How lifting the embargo might affect Cuban cuisine


For over 50 years, the United States has imposed a fairly strict embargo on its close neighbor, Cuba. U.S. citizens are not able to easily travel to the country, and there are barriers to importing Cuban goods, including foods, rum, and of course cigars. Recent events have renewed hope for lifting the embargo. Blogger turned author Ana Sofia Peláez, who recently released The Cuban Table: A Celebration of Food, Flavors and History, discussed what this could mean for the small island country.

Peláez notes that while the embargo has created difficulties for the Cuban food system, deep-rooted problems exist independent of the embargo and must also be addressed. One issue Peláez discovered when researching her cookbook "was that there was no wholesale market for paladares (small scale, family-owned restaurants) forcing them to cater almost exclusively to international tourism." Chefs wanted to serve traditional Cuban food but felt that their hands were tied. Peláez hopes that if the embargo is lifted and food distribution and cultivation issues are solved, Cuban chefs can return to cooking Cuban food.

When asked if the research she did for her cookbook taught her anything about Cuban food, Pelaez responded that she "learned that time and location are incidental in the Cuban kitchen. Both inside Cuba and in the diaspora, cooking is about holding on to the recipes that had been passed down and trying to maintain that connection to your family and your country's past." Recipes that she had grown up with such as picadillo or ropa vieja "were hard to come by on the island and others had fallen out of memory."

Read more about Pelaez and her cookbook. You can also visit her blog, Hungry Sofia.

Photo of Picadillo from The New York Times Cooking by Sam Sifton


  • Cubangirl  on  1/8/2015 at 9:31 PM

    I've not read here cookbook, but I do follow her blog. The recipes I've seen are right on target for authentic Cuban food. For example, her Flan de Leche does not use condensed milk. Both my children have been to Cuba in the last few years and had the same comments as Ana Sofia. I am looking forward to seeing the cookbook.

  • SandJ  on  1/9/2015 at 11:33 AM

    Ana spoke very well about how the "Embargo" isn't the issue. We need to worry about the democratization of Cuba and their move towards respecting human rights. The lack of resources and instability in Cuba is evident in pictures and through stories. Positive influences will definitely change the quality of food that Cuban Islanders can produce for themselves. Due to tourist apartheid, foreigners can eat whatever they choose, whereas the locals are stuck with minimally rationed stipends.

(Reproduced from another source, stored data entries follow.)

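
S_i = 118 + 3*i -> [118, 121, 124, 127, 130]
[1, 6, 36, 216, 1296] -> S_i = 1*6^i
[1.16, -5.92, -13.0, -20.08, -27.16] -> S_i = 1.16 + -7.08*i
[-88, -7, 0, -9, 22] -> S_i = Random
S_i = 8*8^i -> [8, 64, 512, 4096, 32768]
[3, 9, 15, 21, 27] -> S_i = 3 + 6*i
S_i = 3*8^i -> [3, 24, 192, 1536, 12288]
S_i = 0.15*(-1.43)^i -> [0.15, -0.21, 0.31, -0.44, 0.63]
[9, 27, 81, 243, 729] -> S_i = 9*3^i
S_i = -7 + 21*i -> [-7, 14, 35, 56, 77]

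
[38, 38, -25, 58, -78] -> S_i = Random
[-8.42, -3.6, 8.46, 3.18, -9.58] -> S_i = Random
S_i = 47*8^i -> [47, 376, 3008, 24064, 192512]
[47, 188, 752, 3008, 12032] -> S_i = 47*4^i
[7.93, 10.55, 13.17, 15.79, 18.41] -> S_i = 7.93 + 2.62*i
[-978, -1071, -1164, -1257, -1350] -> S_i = -978 + -93*i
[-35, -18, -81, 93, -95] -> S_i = Random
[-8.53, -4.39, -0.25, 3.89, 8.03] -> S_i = -8.53 + 4.14*i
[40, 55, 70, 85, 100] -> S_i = 40 + 15*i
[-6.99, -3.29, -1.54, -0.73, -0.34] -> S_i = -6.99*0.47^i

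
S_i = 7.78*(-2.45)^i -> [7.78, -19.06, 46.7, -114.41, 280.31]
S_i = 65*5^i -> [65, 325, 1625, 8125, 40625]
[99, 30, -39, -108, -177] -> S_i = 99 + -69*i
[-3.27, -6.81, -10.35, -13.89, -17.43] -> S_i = -3.27 + -3.54*i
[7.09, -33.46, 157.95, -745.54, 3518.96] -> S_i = 7.09*(-4.72)^i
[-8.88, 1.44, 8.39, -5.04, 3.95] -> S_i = Random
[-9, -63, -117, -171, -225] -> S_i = -9 + -54*i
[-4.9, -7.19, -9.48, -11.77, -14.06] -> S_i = -4.90 + -2.29*i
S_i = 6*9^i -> [6, 54, 486, 4374, 39366]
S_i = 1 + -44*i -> [1, -43, -87, -131, -175]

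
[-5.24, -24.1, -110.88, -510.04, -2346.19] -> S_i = -5.24*4.60^i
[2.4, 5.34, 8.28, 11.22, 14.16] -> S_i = 2.40 + 2.94*i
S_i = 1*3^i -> [1, 3, 9, 27, 81]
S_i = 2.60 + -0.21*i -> [2.6, 2.39, 2.18, 1.97, 1.76]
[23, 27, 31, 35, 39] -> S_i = 23 + 4*i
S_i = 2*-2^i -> [2, -4, 8, -16, 32]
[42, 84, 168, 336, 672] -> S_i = 42*2^i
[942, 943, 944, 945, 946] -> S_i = 942 + 1*i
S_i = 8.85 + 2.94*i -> [8.85, 11.79, 14.73, 17.67, 20.61]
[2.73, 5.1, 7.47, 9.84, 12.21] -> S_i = 2.73 + 2.37*i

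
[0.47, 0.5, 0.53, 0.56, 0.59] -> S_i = 0.47*1.06^i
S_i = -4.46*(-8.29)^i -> [-4.46, 36.97, -306.51, 2540.96, -21064.59]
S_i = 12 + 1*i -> [12, 13, 14, 15, 16]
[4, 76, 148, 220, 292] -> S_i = 4 + 72*i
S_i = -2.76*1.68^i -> [-2.76, -4.64, -7.79, -13.09, -21.99]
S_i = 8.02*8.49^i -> [8.02, 68.09, 578.08, 4907.92, 41668.24]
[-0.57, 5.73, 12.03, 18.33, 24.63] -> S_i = -0.57 + 6.30*i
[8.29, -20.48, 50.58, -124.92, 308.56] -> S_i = 8.29*(-2.47)^i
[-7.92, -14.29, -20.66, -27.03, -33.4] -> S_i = -7.92 + -6.37*i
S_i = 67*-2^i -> [67, -134, 268, -536, 1072]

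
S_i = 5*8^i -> [5, 40, 320, 2560, 20480]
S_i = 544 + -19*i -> [544, 525, 506, 487, 468]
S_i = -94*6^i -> [-94, -564, -3384, -20304, -121824]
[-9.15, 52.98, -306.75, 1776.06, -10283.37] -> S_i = -9.15*(-5.79)^i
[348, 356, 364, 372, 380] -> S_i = 348 + 8*i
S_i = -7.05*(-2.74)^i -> [-7.05, 19.32, -52.93, 145.02, -397.37]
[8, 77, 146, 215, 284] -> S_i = 8 + 69*i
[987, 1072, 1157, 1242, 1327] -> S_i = 987 + 85*i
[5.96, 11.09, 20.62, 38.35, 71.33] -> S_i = 5.96*1.86^i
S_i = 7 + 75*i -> [7, 82, 157, 232, 307]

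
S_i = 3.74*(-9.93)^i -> [3.74, -37.14, 368.78, -3662.01, 36363.74]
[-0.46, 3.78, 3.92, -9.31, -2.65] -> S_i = Random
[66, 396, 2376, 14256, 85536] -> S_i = 66*6^i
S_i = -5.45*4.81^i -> [-5.45, -26.21, -126.09, -606.5, -2917.27]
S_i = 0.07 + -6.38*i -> [0.07, -6.31, -12.69, -19.07, -25.45]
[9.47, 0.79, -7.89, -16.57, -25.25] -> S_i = 9.47 + -8.68*i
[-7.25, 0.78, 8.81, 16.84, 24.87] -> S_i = -7.25 + 8.03*i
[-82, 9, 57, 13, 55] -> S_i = Random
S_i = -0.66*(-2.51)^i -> [-0.66, 1.66, -4.16, 10.44, -26.2]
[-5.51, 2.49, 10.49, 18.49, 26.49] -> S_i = -5.51 + 8.00*i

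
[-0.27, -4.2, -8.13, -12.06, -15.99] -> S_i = -0.27 + -3.93*i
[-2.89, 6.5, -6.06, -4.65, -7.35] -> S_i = Random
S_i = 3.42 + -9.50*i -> [3.42, -6.08, -15.58, -25.08, -34.58]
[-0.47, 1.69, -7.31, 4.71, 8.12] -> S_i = Random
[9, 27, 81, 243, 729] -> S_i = 9*3^i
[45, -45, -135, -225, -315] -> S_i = 45 + -90*i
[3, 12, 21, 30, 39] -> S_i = 3 + 9*i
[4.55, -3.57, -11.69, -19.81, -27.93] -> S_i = 4.55 + -8.12*i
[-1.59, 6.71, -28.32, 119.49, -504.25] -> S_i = -1.59*(-4.22)^i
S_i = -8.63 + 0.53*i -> [-8.63, -8.1, -7.57, -7.04, -6.51]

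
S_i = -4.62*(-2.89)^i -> [-4.62, 13.35, -38.59, 111.52, -322.28]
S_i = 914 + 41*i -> [914, 955, 996, 1037, 1078]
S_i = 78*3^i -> [78, 234, 702, 2106, 6318]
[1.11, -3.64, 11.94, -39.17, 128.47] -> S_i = 1.11*(-3.28)^i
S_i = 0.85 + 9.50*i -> [0.85, 10.35, 19.85, 29.35, 38.85]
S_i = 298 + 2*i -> [298, 300, 302, 304, 306]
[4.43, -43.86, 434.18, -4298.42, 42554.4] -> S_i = 4.43*(-9.90)^i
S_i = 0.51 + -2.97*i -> [0.51, -2.46, -5.43, -8.4, -11.37]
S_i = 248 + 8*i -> [248, 256, 264, 272, 280]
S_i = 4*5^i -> [4, 20, 100, 500, 2500]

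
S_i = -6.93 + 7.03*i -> [-6.93, 0.1, 7.13, 14.16, 21.19]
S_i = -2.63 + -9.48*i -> [-2.63, -12.11, -21.59, -31.07, -40.55]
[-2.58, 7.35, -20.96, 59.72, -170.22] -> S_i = -2.58*(-2.85)^i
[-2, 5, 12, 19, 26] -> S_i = -2 + 7*i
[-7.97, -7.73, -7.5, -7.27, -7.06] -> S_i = -7.97*0.97^i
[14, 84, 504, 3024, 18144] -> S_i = 14*6^i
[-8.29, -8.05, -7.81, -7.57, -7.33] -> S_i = -8.29 + 0.24*i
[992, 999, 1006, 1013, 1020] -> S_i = 992 + 7*i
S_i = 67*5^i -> [67, 335, 1675, 8375, 41875]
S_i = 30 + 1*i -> [30, 31, 32, 33, 34]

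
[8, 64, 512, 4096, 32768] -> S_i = 8*8^i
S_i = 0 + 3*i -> [0, 3, 6, 9, 12]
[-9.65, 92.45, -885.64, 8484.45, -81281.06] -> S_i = -9.65*(-9.58)^i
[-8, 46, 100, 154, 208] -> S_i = -8 + 54*i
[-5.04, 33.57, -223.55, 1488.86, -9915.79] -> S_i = -5.04*(-6.66)^i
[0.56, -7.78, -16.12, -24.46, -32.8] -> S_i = 0.56 + -8.34*i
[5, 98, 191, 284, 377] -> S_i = 5 + 93*i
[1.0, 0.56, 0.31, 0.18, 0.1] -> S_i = 1.00*0.56^i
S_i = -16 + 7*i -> [-16, -9, -2, 5, 12]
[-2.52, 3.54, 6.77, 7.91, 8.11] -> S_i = Random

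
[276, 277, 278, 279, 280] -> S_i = 276 + 1*i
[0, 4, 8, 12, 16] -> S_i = 0 + 4*i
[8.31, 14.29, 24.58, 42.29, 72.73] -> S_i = 8.31*1.72^i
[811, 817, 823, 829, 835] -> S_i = 811 + 6*i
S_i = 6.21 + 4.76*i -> [6.21, 10.97, 15.73, 20.49, 25.25]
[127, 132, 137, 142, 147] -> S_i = 127 + 5*i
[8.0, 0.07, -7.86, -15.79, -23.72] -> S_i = 8.00 + -7.93*i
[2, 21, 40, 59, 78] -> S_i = 2 + 19*i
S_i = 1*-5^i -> [1, -5, 25, -125, 625]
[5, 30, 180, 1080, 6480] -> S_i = 5*6^i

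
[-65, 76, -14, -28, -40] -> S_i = Random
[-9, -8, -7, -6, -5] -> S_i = -9 + 1*i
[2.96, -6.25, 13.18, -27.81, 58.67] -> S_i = 2.96*(-2.11)^i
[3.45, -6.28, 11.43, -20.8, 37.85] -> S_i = 3.45*(-1.82)^i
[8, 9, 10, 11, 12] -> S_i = 8 + 1*i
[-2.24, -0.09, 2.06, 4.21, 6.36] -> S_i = -2.24 + 2.15*i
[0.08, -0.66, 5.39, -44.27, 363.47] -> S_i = 0.08*(-8.21)^i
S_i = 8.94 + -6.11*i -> [8.94, 2.83, -3.28, -9.39, -15.5]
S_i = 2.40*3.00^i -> [2.4, 7.2, 21.6, 64.8, 194.4]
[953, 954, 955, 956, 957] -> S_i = 953 + 1*i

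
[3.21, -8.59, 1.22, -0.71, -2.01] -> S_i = Random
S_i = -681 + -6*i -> [-681, -687, -693, -699, -705]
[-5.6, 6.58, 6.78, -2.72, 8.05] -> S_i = Random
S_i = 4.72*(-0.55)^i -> [4.72, -2.6, 1.43, -0.79, 0.43]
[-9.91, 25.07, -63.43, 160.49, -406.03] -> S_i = -9.91*(-2.53)^i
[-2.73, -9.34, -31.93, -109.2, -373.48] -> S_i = -2.73*3.42^i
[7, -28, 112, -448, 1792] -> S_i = 7*-4^i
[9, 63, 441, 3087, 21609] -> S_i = 9*7^i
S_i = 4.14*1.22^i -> [4.14, 5.05, 6.16, 7.52, 9.17]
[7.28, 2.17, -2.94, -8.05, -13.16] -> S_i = 7.28 + -5.11*i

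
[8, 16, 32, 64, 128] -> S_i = 8*2^i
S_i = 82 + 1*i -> [82, 83, 84, 85, 86]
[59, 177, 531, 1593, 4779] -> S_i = 59*3^i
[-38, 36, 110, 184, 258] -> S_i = -38 + 74*i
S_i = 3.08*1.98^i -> [3.08, 6.1, 12.07, 23.91, 47.34]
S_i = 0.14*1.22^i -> [0.14, 0.17, 0.21, 0.25, 0.31]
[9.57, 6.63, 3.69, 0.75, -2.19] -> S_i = 9.57 + -2.94*i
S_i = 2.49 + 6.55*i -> [2.49, 9.04, 15.59, 22.14, 28.69]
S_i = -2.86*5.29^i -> [-2.86, -15.13, -80.03, -423.38, -2239.69]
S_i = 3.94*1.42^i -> [3.94, 5.59, 7.94, 11.28, 16.02]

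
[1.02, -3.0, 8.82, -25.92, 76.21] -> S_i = 1.02*(-2.94)^i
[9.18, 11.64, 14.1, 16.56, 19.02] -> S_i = 9.18 + 2.46*i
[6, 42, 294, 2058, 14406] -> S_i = 6*7^i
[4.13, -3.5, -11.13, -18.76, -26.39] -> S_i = 4.13 + -7.63*i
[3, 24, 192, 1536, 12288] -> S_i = 3*8^i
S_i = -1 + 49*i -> [-1, 48, 97, 146, 195]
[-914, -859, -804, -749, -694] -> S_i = -914 + 55*i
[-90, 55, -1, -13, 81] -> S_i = Random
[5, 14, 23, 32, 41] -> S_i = 5 + 9*i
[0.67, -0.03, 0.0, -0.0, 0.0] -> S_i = 0.67*(-0.04)^i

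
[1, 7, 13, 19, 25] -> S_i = 1 + 6*i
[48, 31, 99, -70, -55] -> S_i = Random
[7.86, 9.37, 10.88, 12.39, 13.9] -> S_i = 7.86 + 1.51*i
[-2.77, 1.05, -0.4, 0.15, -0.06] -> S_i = -2.77*(-0.38)^i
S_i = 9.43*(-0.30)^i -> [9.43, -2.83, 0.85, -0.25, 0.08]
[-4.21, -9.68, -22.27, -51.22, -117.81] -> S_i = -4.21*2.30^i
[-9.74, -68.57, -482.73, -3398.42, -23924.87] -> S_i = -9.74*7.04^i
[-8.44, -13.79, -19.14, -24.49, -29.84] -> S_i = -8.44 + -5.35*i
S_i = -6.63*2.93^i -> [-6.63, -19.43, -56.92, -166.77, -488.63]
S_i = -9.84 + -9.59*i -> [-9.84, -19.43, -29.02, -38.61, -48.2]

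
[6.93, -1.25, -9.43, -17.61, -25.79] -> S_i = 6.93 + -8.18*i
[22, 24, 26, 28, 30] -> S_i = 22 + 2*i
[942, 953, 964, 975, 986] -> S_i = 942 + 11*i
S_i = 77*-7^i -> [77, -539, 3773, -26411, 184877]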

Like Ana mentioned even the paladares suffer via this cruel dictatorship. There have been a lot of times in the past decades where milk, meat and other essential items are not available. We have heard heartfelt stories from those who cooked rags in a stew to simulate meat. So many more stories to share, but they may fall short of everyone else's opinions, or what they think they know. De los buenos quedan pocos.